Imunoterapia pode revolucionar resultados em leucemia infantil grave

Por Docmedia

18 maio 2023

Aproximadamente 75% dos bebês com leucemia linfoblástica aguda (LLA) possuem uma falha específica no DNA chamada rearranjo KMT2A. A alteração leva a uma forma grave de LLA com mau prognóstico. Ainda que melhores resultados tenham surgido com um protocolo de quimioterapia intensiva chamado Interfant-06, a recorrência da doença acomete parte relevante dos afetados dentro de 2 anos e apenas 66% estão vivos após esse período de tempo.

A novidade é que um esforço internacional de pesquisa liderado pelo Centro Princess Maxima, da Holanda, anunciou que uma abordagem já utilizada em crianças maiores e adultos pode melhorar significativamente esse panorama nos bebês. A publicação no New England Journal of Medicine traz os números de um ensaio clínico realizado em 30 bebês com LLA com rearranjo KMT2A em nove países.

O protocolo do estudo comparou os números de 214 crianças com LLA anteriormente tratadas com Interfant-06 e a atual coorte de 30 crianças que recebeu Interfant-06 acrescida de imunoterapia com blinatumomab. Essencialmente, esse imunoterápico funciona facilitando a conexão entre as células leucêmicas LLA-KMT2A e os linfócitos do paciente com sua consequente eliminação. Esse protocolo já é utilizado com sucesso em crianças maiores e adultos, mas até o momento não havia evidência de sua eficácia ou segurança em crianças menores.

No estudo atual, a associação Interfant-06 e blinatumomab elevou significativamente a sobrevida dos bebês em 2 anos para 93% na comparação com os 66% alcançados na coorte de controle com a quimioterapia isolada. Com isso, a coorte do estudo conseguiu alcançar taxas de sucesso similares às alcançadas em crianças mais velhas que utilizaram o mesmo protocolo. Além disso, ao final de dois anos, apenas 18% dos bebês tratados com blinatumomab experimentaram recorrência da doença ou morte devido à doença em comparação com os 51% encontrados no grupo de controle com quimioterapia isolada.

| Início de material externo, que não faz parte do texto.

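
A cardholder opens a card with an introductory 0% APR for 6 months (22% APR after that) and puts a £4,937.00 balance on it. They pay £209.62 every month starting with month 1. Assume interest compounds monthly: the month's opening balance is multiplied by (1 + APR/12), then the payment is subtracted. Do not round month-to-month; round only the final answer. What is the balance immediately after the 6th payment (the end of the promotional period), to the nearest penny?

Promo months 1–6 at r₀ = 0%/12 = 0; months 7+ at r₁ = 22%/12 = 0.0183333.
After month 6 (no interest yet): B = £4,937.00 − 6·£209.62 = £3,679.28.

£3,679.28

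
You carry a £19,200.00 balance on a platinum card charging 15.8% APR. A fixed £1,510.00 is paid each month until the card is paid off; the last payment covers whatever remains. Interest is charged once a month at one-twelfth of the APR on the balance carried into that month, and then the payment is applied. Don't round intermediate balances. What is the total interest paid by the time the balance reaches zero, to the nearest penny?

£1,950.72

Monthly rate r = 15.8%/12 = 1.31667% = 0.0131667.
Payoff takes n = ⌈−ln(1 − rB₀/P)/ln(1+r)⌉ = ⌈14.007⌉ = 15 payments; the last is £10.72.
Total paid = 14·£1,510.00 + £10.72 = £21,150.72.
Total interest = total paid − principal = £21,150.72 − £19,200.00 = £1,950.72.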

Segundo os autores, os resultados do estudo, embora haja planos de validação em coortes maiores, são claros o suficiente para que os pacientes pediátricos passem a receber blinatumomab como parte da terapia padrão. Outro desejo da equipe é avaliar se um curso adicional de imunoterápico pode permitir a redução da intensidade da quimioterapia e melhora da qualidade de vida desses pacientes.